There’s an interesting parallel between what JAMA authors say is needed in assessing MA outcomes and the call among SNF leaders to include patient satisfaction in the Five-Star Rating System, with more recent efforts to measure patient satisfaction getting defeated.

“It has to be the voice of the consumer,” Zimmet Healthcare Services Group Chief Innovation Officer Steven Littlehale said in a September interview with Skilled Nursing News last year. “We’re struggling and striving for patient-centric care, but sometimes it feels like it’s external stakeholder-centered care, or CMS-centered care. It’s not about the consumer.”

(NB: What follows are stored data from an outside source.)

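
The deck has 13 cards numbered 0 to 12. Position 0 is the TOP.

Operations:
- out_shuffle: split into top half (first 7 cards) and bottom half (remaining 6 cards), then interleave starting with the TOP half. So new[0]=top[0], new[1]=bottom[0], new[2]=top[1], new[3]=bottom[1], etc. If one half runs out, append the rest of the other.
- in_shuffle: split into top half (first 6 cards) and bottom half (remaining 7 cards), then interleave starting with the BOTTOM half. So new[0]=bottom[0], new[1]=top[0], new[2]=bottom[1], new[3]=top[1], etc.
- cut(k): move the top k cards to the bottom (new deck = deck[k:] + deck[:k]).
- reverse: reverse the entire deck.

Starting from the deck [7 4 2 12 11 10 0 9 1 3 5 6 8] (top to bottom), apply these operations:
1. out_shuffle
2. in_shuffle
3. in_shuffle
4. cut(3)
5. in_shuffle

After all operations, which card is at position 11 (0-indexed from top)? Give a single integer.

After op 1 (out_shuffle): [7 9 4 1 2 3 12 5 11 6 10 8 0]
After op 2 (in_shuffle): [12 7 5 9 11 4 6 1 10 2 8 3 0]
After op 3 (in_shuffle): [6 12 1 7 10 5 2 9 8 11 3 4 0]
After op 4 (cut(3)): [7 10 5 2 9 8 11 3 4 0 6 12 1]
After op 5 (in_shuffle): [11 7 3 10 4 5 0 2 6 9 12 8 1]
Position 11: card 8.

Answer: 8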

Generally, there’s a call for more patient involvement in measuring care efficiency, by adding to five-star and listening to a growing mass of MA enrollees.

Such findings present implications for Medicare’s value-based payment initiatives, JAMA authors said.

Several Medicare payment models, including the Medicare Shared Savings Program and mandatory bundled payments achieved savings by decreasing post-acute care use without adverse outcomes, according to evaluations of administrative data.

However, feedback from beneficiaries introduces “important evidence” to suggest declines in patient satisfaction that should be investigated – especially as CMS seeks to expand payment models that promote more efficient use of post-acute care services.

Emma Achola, David Stevenson and Laura Keohane authored the study.